Fairfax Media in Australia reports the device was fitted to the car in the months after Ms Ristevski disappeared from the couple's $1.1 million home in Avondale Heights, in Melbourne's northwest, in June last year.
"In order to charge and prosecute someone you've got to eliminate all other possibilities - that is wasn't an accident.
"It's crucial to find a cause of death."
Mystery around the case continues to mount as more people with information come forward.
The Herald Sun has revealed Mr Ristevski's brother, Vasko, had a connection to the area where Ristevski's body was discarded.
The former trainer of a racehorse owned by Vasko has a trainer's stud at Toolern Vale, about 20km from where the body was found.
There were also reports two men who allegedly looked like Mr Ristevski and his brother were bogged in a truck about 200m from where the body was found.
Macedon resident Dean told the Herald Sun he thought the men were from Serbia, Macedonia or the Balkans as they had an accent.
"I thought it was rather strange ... you'd go down there in a 4WD, you wouldn't go down there in a car and you certainly wouldn't go down in a truck.
"I had a conversation with one of them. (He) had that half-shaved, goatee sort of look."
Dean said he wondered if his sighting was connected to Ms Ristevski's case and contacted Crime Stoppers in August, two months after the Melbourne mother disappeared.
"I was absolutely convinced that what I saw was unusual and could be related to Karen Ristevski," Dean said.
He also said he saw bags of concrete and lime. However, there is no evidence that Borce or Vasko Ristevski were involved in Karen's death.
The Herald Sun reported news photographer Jay Town was in the bush in July, a month after the mother went missing, when he stumbled across bottles of industrial strength fertiliser. He has spoken to detectives.
The trainer's stud reportedly linked to Vasko, is on Blackhill Road and borders properties that were being investigated by police during a search in December.
Locals reported Vasko was also hanging around an abandoned restaurant, near his former horse trainer's stud, after Ms Ristevski went missing.

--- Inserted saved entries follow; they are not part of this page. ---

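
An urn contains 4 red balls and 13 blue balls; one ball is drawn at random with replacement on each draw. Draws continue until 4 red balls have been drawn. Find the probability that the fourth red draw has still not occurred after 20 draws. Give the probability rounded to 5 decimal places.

Needing more than 20 draws ⇔ fewer than 4 successes in the first 20. With X ~ Binomial(20, 0.235294), P(Y > 20) = P(X ≤ 3).
  k=0: C(20,0)·0.235294^0·0.764706^20 = 0.0046762
  k=1: C(20,1)·0.235294^1·0.764706^19 = 0.0287763
  k=2: C(20,2)·0.235294^2·0.764706^18 = 0.0841154
  k=3: C(20,3)·0.235294^3·0.764706^17 = 0.1552900
P(X ≤ 3) = 0.2728578

0.27286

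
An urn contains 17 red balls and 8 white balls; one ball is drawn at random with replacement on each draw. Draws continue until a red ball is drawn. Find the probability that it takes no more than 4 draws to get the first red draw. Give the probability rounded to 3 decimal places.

0.990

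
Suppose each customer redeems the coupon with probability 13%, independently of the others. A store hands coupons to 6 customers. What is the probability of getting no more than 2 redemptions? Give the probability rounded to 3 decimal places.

X ~ Binomial(6, 0.13); P(X ≤ 2) = Σ C(6,k) p^k (1−p)^(6−k) over k:
  k=0: C(6,0)·0.13^0·0.87^6 = 0.43363
  k=1: C(6,1)·0.13^1·0.87^5 = 0.38877
  k=2: C(6,2)·0.13^2·0.87^4 = 0.14523
Total = 0.96762

0.968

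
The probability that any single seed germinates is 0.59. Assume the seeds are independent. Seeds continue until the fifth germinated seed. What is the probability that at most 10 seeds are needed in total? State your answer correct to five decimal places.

Finishing within 10 seeds ⇔ at least 5 successes in the first 10. With X ~ Binomial(10, 0.59), P(Y ≤ 10) = 1 − P(X ≤ 4).
  k=0: C(10,0)·0.59^0·0.41^10 = 0.0001342
  k=1: C(10,1)·0.59^1·0.41^9 = 0.0019316
  k=2: C(10,2)·0.59^2·0.41^8 = 0.0125080
  k=3: C(10,3)·0.59^3·0.41^7 = 0.0479981
  k=4: C(10,4)·0.59^4·0.41^6 = 0.1208733
1 − 0.1834452 = 0.8165548

0.81655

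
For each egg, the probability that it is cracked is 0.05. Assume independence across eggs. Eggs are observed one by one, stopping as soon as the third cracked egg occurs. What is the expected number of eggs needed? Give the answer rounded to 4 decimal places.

60.0000

Y = total eggs until the third success; negative binomial with r=3, p=0.05.
E[Y] = r / p = 3 / 0.05 = 60.000000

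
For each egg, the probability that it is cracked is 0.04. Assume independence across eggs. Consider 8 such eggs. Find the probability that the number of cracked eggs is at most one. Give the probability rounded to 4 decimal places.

0.9619

X ~ Binomial(8, 0.04); P(X ≤ 1) = Σ C(8,k) p^k (1−p)^(8−k) over k:
  k=0: C(8,0)·0.04^0·0.96^8 = 0.721390
  k=1: C(8,1)·0.04^1·0.96^7 = 0.240463
Total = 0.961853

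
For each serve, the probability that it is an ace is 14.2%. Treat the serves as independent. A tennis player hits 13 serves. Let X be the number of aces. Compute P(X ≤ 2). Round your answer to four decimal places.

0.7221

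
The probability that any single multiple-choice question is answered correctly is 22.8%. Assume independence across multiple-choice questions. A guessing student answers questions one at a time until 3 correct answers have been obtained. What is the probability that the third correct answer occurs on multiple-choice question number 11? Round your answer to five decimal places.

0.06729

Y = trial on which the third success occurs; negative binomial, r=3, p=0.228.
P(Y=11) = C(10,2) · p^3 · (1−p)^8
= 45 · 0.011852 · 0.12616 = 0.0672908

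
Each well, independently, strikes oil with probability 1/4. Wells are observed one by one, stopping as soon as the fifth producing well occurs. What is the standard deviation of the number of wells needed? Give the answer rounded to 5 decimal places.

Y = total wells until the fifth success; negative binomial with r=5, p=0.25.
SD(Y) = √[r(1−p)/p²] = √(60.0000000) = 7.7459667

7.74597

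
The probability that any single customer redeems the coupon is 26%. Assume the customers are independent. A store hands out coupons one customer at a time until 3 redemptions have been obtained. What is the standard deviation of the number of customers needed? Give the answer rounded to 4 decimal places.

5.7306

Y = total customers until the third success; negative binomial with r=3, p=0.26.
SD(Y) = √[r(1−p)/p²] = √(32.840237) = 5.730640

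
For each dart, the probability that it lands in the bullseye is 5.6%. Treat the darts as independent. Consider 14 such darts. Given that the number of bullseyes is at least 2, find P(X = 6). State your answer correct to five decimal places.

0.00032

X ~ Binomial(14, 0.056). Want P(X=6 | X≥2) = P(X=6) / P(X≥2).
P(X=6) = C(14,6)·0.056^6·0.944^8 = 0.0000584
P(X≥2) = 1 − 0.4462805 − 0.3706397 = 0.1830797
Ratio = 0.0000584 / 0.1830797 = 0.0003190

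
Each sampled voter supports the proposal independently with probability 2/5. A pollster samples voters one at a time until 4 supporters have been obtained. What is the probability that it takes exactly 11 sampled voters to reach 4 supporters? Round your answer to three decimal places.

0.086

Y = trial on which the fourth success occurs; negative binomial, r=4, p=0.40.
P(Y=11) = C(10,3) · p^4 · (1−p)^7
= 120 · 0.0256 · 0.027994 = 0.08600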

The Australian reports he allegedly claimed a psychic told him to visit the restaurant, which burnt down about three years ago.
It is believed Vasko told family members that was the reason he was at the restaurant, after locals claimed to see him there a number of different times.
The Australian reports police searched the restaurant in October.
"He goes to see a psychic quite a bit," a family member told The Australian.
Vasko spoke out right after the disappearance and suggested Ms Ristevski fled the country on a fake passport because she was embarrassed by her stepson Anthony Rickard - Mr Ristevski's son - who was spreading rumours he was having an inappropriate relationship with the missing woman.
Anthony Rickard has admitted to having an ice addiction and Australia's A Current Affair programme claimed he tried to sell the programme his story.
Since the discovery of Ms Ristevski's body, another man, Gary Salt, told police he saw a man emerge from the forest at Mount Macedon, where the body was found, with a shovel.
He said he drove friends home after a party around November last year when his car lights panned over a man wearing a beanie and carrying a shovel.
Salt joked "what did you do with the body?" but was met with an expressionless face, according to the Herald Sun.
Victoria Police chief commissioner Graham Ashton said on Thursday: "It's one of the aspects being looked at but gee, it's getting a lot of speculation".
This week police also seized a shovel from the Ristevski home to test soil to see if it matches samples taken from the burial area.
Mr Ristevski claimed he had a fight with his wife about money the day she went missing. He said she left the home to clear her head but never returned.
Their 21-year-old daughter, Sarah Ristevski, grew worried and texted her mother's friends to see if they'd seen her. Fears increased when Ms Ristevski did not show up to work at her fashion boutique, Bella Bleu.